Ghana has two main rainfall seasons (March–July and September–November in the South; May–September in the North), and agricultural labour demand peaks during planting and harvest periods. Survey fieldwork in rural areas during these periods faces higher household absenteeism and reduced cooperation from farming households. For programme evaluations measuring agricultural outcomes, conducting fieldwork in the same season across waves is essential — if the baseline was conducted in the dry season and the endline in the wet season, seasonal variation will contaminate the treatment effect estimate.
For the AfDB GASSLIP sanitation baseline in Greater Accra, fieldwork timing was designed around the market calendar and urban household patterns rather than agricultural seasonality — a different set of constraints. Urban household availability in Accra's periurban communities is affected by trading hours, shift patterns, and, in low-income areas, the frequency with which household members are away seeking casual employment. Field protocols must anticipate and document the specific access constraints of the survey population.
What are the most common field data quality failures in Ghana household surveys?
The most common field data quality failures are interviewer effects (leading questions, proxy completion without flagging, fabricated responses), inadequate supervision (supervisors covering too many teams in too large a geographic area), and poor instrument translation (questionnaires translated into Twi, Ga, Dagbani, or Ewe at an insufficient literacy level for enumerators who are not native speakers of the survey language). Each of these is preventable through enumerator training, real-time data quality monitoring (CAPI with logic checks, audio recording of a sample of interviews), and back-check surveys.
CAPI deployment — using tablets with offline-capable survey software (ODK Collect, SurveyCTO, KoBoToolbox) — has become standard for most donor-funded surveys in Ghana, and it eliminates a significant share of manual data entry errors. However, CAPI does not automatically eliminate interviewer effects; it makes them easier to detect through metadata (interview duration, GPS coordinates, response pattern analysis), which is why CAPI quality dashboards should be monitored daily during fieldwork, not retrospectively.
Frequently asked questions
- Can we use our programme's beneficiary list as the sampling frame?
- Only if your survey's inference is explicitly limited to programme beneficiaries. A beneficiary list frame cannot support claims about the general population, the comparison group, or any population outside the programme roll. For an evaluation that needs to compare beneficiaries with non-beneficiaries, a probability sample from the GSS EA frame is required.
- How do we account for the 2019 regional reorganisation in trend analysis?
- Aggregate new regions back to their parent 2010 PHC regions for trend comparisons, or explicitly model the split and document the comparability limitation. Never present data from the 16-region structure as directly comparable to 10-region data without a bridging note.
- What survey software does Devtplan use for CAPI deployment?

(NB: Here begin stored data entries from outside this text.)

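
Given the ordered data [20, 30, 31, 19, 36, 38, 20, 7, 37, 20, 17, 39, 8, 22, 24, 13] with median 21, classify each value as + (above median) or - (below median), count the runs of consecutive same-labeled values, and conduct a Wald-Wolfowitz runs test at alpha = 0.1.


Step 1: Compute median = 21; label A = above, B = below.
Labels in order: BAABAABBABBABAAB  (n_A = 8, n_B = 8)
Step 2: Count runs R = 11.
Step 3: Under H0 (random ordering), E[R] = 2*n_A*n_B/(n_A+n_B) + 1 = 2*8*8/16 + 1 = 9.0000.
        Var[R] = 2*n_A*n_B*(2*n_A*n_B - n_A - n_B) / ((n_A+n_B)^2 * (n_A+n_B-1)) = 14336/3840 = 3.7333.
        SD[R] = 1.9322.
Step 4: Continuity-corrected z = (R - 0.5 - E[R]) / SD[R] = (11 - 0.5 - 9.0000) / 1.9322 = 0.7763.
Step 5: Two-sided p-value via normal approximation = 2*(1 - Phi(|z|)) = 0.437558.
Step 6: alpha = 0.1. fail to reject H0.

R = 11, z = 0.7763, p = 0.437558, fail to reject H0.


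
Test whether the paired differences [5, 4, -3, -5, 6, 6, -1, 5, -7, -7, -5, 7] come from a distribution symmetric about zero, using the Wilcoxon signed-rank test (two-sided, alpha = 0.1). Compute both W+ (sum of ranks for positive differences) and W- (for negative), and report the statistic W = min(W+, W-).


Step 1: Drop any zero differences (none here) and take |d_i|.
|d| = [5, 4, 3, 5, 6, 6, 1, 5, 7, 7, 5, 7]
Step 2: Midrank |d_i| (ties get averaged ranks).
ranks: |5|->5.5, |4|->3, |3|->2, |5|->5.5, |6|->8.5, |6|->8.5, |1|->1, |5|->5.5, |7|->11, |7|->11, |5|->5.5, |7|->11
Step 3: Attach original signs; sum ranks with positive sign and with negative sign.
W+ = 5.5 + 3 + 8.5 + 8.5 + 5.5 + 11 = 42
W- = 2 + 5.5 + 1 + 11 + 11 + 5.5 = 36
(Check: W+ + W- = 78 should equal n(n+1)/2 = 78.)
Step 4: Test statistic W = min(W+, W-) = 36.
Step 5: Ties in |d|, so use the tie-corrected normal approximation.
        E[W] = n(n+1)/4 = 12*13/4 = 39.
        Tie groups: |d|=5 (t=4), |d|=6 (t=2), |d|=7 (t=3); sum(t^3 - t) = 90.
        Var[W] = n(n+1)(2n+1)/24 - sum(t^3-t)/48 = 3900/24 - 90/48 = 160.625.
        z = (W - E[W]) / sqrt(Var[W]) = (36 - 39) / 12.6738 = -0.2367.
        Two-sided p = 2*Phi(z) = 0.812883.
Step 6: alpha = 0.1. fail to reject H0.

W+ = 42, W- = 36, W = min = 36, p = 0.812883, fail to reject H0.


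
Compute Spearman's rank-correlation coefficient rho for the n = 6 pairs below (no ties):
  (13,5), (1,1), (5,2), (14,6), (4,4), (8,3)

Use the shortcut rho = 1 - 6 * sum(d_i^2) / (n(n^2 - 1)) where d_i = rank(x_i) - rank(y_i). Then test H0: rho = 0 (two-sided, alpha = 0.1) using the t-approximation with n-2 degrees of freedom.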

- Devtplan has deployed ODK Collect, SurveyCTO, and KoBoToolbox on various assignments, and selects the platform based on project requirements (offline reliability, licensing cost, donor requirements, and dataset size). We manage server deployment, form design with built-in logic checks, and daily quality dashboards during fieldwork.

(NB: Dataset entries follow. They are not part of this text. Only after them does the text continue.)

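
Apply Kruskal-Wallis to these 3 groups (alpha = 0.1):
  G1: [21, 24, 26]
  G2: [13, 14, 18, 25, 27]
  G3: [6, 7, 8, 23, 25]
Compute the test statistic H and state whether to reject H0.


Step 1: Combine all N = 13 observations and assign midranks.
sorted (value, group, rank): (6,G3,1), (7,G3,2), (8,G3,3), (13,G2,4), (14,G2,5), (18,G2,6), (21,G1,7), (23,G3,8), (24,G1,9), (25,G2,10.5), (25,G3,10.5), (26,G1,12), (27,G2,13)
Step 2: Sum ranks within each group.
R_1 = 28 (n_1 = 3)
R_2 = 38.5 (n_2 = 5)
R_3 = 24.5 (n_3 = 5)
Step 3: H = 12/(N(N+1)) * sum(R_i^2/n_i) - 3(N+1)
     = 12/(13*14) * (28^2/3 + 38.5^2/5 + 24.5^2/5) - 3*14
     = 0.065934 * 677.833 - 42
     = 2.692308.
Step 4: Ties present; correction factor C = 1 - 6/(13^3 - 13) = 0.997253. Corrected H = 2.692308 / 0.997253 = 2.699725.
Step 5: Under H0, H ~ chi^2(2); p-value = 0.259276.
Step 6: alpha = 0.1. fail to reject H0.

H = 2.6997, df = 2, p = 0.259276, fail to reject H0.


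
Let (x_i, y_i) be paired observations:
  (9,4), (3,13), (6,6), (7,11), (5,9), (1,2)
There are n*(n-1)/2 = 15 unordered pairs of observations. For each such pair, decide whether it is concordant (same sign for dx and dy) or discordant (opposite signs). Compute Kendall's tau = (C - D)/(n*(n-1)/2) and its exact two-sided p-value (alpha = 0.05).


Step 1: Enumerate the 15 unordered pairs (i,j) with i<j and classify each by sign(x_j-x_i) * sign(y_j-y_i).
  (1,2):dx=-6,dy=+9->D; (1,3):dx=-3,dy=+2->D; (1,4):dx=-2,dy=+7->D; (1,5):dx=-4,dy=+5->D
  (1,6):dx=-8,dy=-2->C; (2,3):dx=+3,dy=-7->D; (2,4):dx=+4,dy=-2->D; (2,5):dx=+2,dy=-4->D
  (2,6):dx=-2,dy=-11->C; (3,4):dx=+1,dy=+5->C; (3,5):dx=-1,dy=+3->D; (3,6):dx=-5,dy=-4->C
  (4,5):dx=-2,dy=-2->C; (4,6):dx=-6,dy=-9->C; (5,6):dx=-4,dy=-7->C
Step 2: C = 7, D = 8, total pairs = 15.
Step 3: tau = (C - D)/(n(n-1)/2) = (7 - 8)/15 = -0.066667.
Step 4: Exact two-sided p-value (enumerate n! = 720 permutations of y under H0): p = 1.000000.
Step 5: alpha = 0.05. fail to reject H0.

tau_b = -0.0667 (C=7, D=8), p = 1.000000, fail to reject H0.


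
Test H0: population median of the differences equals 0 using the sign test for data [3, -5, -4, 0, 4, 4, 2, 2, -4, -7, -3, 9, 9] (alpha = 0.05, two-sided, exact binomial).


Step 1: Discard zero differences. Original n = 13; n_eff = number of nonzero differences = 12.
Nonzero differences (with sign): +3, -5, -4, +4, +4, +2, +2, -4, -7, -3, +9, +9
Step 2: Count signs: positive = 7, negative = 5.
Step 3: Under H0: P(positive) = 0.5, so the number of positives S ~ Bin(12, 0.5).
Step 4: Two-sided exact p-value = sum of Bin(12,0.5) probabilities at or below the observed probability = 0.774414.
Step 5: alpha = 0.05. fail to reject H0.

n_eff = 12, pos = 7, neg = 5, p = 0.774414, fail to reject H0.


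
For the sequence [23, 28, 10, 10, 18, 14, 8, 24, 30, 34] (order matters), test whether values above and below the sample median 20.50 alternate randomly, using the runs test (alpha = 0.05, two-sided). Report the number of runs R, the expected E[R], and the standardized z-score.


Step 1: Compute median = 20.50; label A = above, B = below.
Labels in order: AABBBBBAAA  (n_A = 5, n_B = 5)
Step 2: Count runs R = 3.
Step 3: Under H0 (random ordering), E[R] = 2*n_A*n_B/(n_A+n_B) + 1 = 2*5*5/10 + 1 = 6.0000.
        Var[R] = 2*n_A*n_B*(2*n_A*n_B - n_A - n_B) / ((n_A+n_B)^2 * (n_A+n_B-1)) = 2000/900 = 2.2222.
        SD[R] = 1.4907.
Step 4: Continuity-corrected z = (R + 0.5 - E[R]) / SD[R] = (3 + 0.5 - 6.0000) / 1.4907 = -1.6771.
Step 5: Two-sided p-value via normal approximation = 2*(1 - Phi(|z|)) = 0.093533.
Step 6: alpha = 0.05. fail to reject H0.

R = 3, z = -1.6771, p = 0.093533, fail to reject H0.


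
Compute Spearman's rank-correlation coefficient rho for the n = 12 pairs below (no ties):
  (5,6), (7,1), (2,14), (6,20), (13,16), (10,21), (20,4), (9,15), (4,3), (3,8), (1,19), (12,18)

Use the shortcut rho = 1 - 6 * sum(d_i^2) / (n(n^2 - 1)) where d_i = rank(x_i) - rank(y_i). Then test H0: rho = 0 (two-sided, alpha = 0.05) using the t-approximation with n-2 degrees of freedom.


Step 1: Rank x and y separately (midranks; no ties here).
rank(x): 5->5, 7->7, 2->2, 6->6, 13->11, 10->9, 20->12, 9->8, 4->4, 3->3, 1->1, 12->10
rank(y): 6->4, 1->1, 14->6, 20->11, 16->8, 21->12, 4->3, 15->7, 3->2, 8->5, 19->10, 18->9
Step 2: d_i = R_x(i) - R_y(i); compute d_i^2.
  (5-4)^2=1, (7-1)^2=36, (2-6)^2=16, (6-11)^2=25, (11-8)^2=9, (9-12)^2=9, (12-3)^2=81, (8-7)^2=1, (4-2)^2=4, (3-5)^2=4, (1-10)^2=81, (10-9)^2=1
sum(d^2) = 268.
Step 3: rho = 1 - 6*268 / (12*(12^2 - 1)) = 1 - 1608/1716 = 0.062937.
Step 4: Under H0, t = rho * sqrt((n-2)/(1-rho^2)) = 0.1994 ~ t(10).
Step 5: Two-sided p-value from the t-distribution with 10 df = 0.845931.
Step 6: alpha = 0.05. fail to reject H0.

rho = 0.0629, p = 0.845931, fail to reject H0 at alpha = 0.05.


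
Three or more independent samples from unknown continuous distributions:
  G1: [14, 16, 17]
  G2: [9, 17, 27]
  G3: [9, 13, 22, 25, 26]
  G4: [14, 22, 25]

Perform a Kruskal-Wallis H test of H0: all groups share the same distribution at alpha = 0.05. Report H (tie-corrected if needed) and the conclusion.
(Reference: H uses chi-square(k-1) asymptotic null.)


Step 1: Combine all N = 14 observations and assign midranks.
sorted (value, group, rank): (9,G2,1.5), (9,G3,1.5), (13,G3,3), (14,G1,4.5), (14,G4,4.5), (16,G1,6), (17,G1,7.5), (17,G2,7.5), (22,G3,9.5), (22,G4,9.5), (25,G3,11.5), (25,G4,11.5), (26,G3,13), (27,G2,14)
Step 2: Sum ranks within each group.
R_1 = 18 (n_1 = 3)
R_2 = 23 (n_2 = 3)
R_3 = 38.5 (n_3 = 5)
R_4 = 25.5 (n_4 = 3)
Step 3: H = 12/(N(N+1)) * sum(R_i^2/n_i) - 3(N+1)
     = 12/(14*15) * (18^2/3 + 23^2/3 + 38.5^2/5 + 25.5^2/3) - 3*15
     = 0.057143 * 797.533 - 45
     = 0.573333.
Step 4: Ties present; correction factor C = 1 - 30/(14^3 - 14) = 0.989011. Corrected H = 0.573333 / 0.989011 = 0.579704.
Step 5: Under H0, H ~ chi^2(3); p-value = 0.901063.
Step 6: alpha = 0.05. fail to reject H0.

H = 0.5797, df = 3, p = 0.901063, fail to reject H0.


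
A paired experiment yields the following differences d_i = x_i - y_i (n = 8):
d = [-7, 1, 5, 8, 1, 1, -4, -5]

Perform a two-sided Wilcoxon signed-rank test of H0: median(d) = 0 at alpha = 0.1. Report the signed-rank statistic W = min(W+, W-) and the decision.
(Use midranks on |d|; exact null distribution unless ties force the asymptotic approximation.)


Step 1: Drop any zero differences (none here) and take |d_i|.
|d| = [7, 1, 5, 8, 1, 1, 4, 5]
Step 2: Midrank |d_i| (ties get averaged ranks).
ranks: |7|->7, |1|->2, |5|->5.5, |8|->8, |1|->2, |1|->2, |4|->4, |5|->5.5
Step 3: Attach original signs; sum ranks with positive sign and with negative sign.
W+ = 2 + 5.5 + 8 + 2 + 2 = 19.5
W- = 7 + 4 + 5.5 = 16.5
(Check: W+ + W- = 36 should equal n(n+1)/2 = 36.)
Step 4: Test statistic W = min(W+, W-) = 16.5.
Step 5: Ties in |d|, so use the tie-corrected normal approximation.
        E[W] = n(n+1)/4 = 8*9/4 = 18.
        Tie groups: |d|=1 (t=3), |d|=5 (t=2); sum(t^3 - t) = 30.
        Var[W] = n(n+1)(2n+1)/24 - sum(t^3-t)/48 = 1224/24 - 30/48 = 50.375.
        z = (W - E[W]) / sqrt(Var[W]) = (16.5 - 18) / 7.0975 = -0.2113.
        Two-sided p = 2*Phi(z) = 0.832621.
Step 6: alpha = 0.1. fail to reject H0.

W+ = 19.5, W- = 16.5, W = min = 16.5, p = 0.832621, fail to reject H0.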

- How long does a national household survey in Ghana typically take to complete?
- A nationally representative survey of 1,500–3,000 households covering 10+ regions typically requires 6–8 weeks of field enumeration, preceded by two to three weeks of enumerator training and CAPI deployment. Data cleaning and analysis add four to eight weeks depending on complexity. Compressed timelines are possible with a larger field team but increase quality monitoring demands.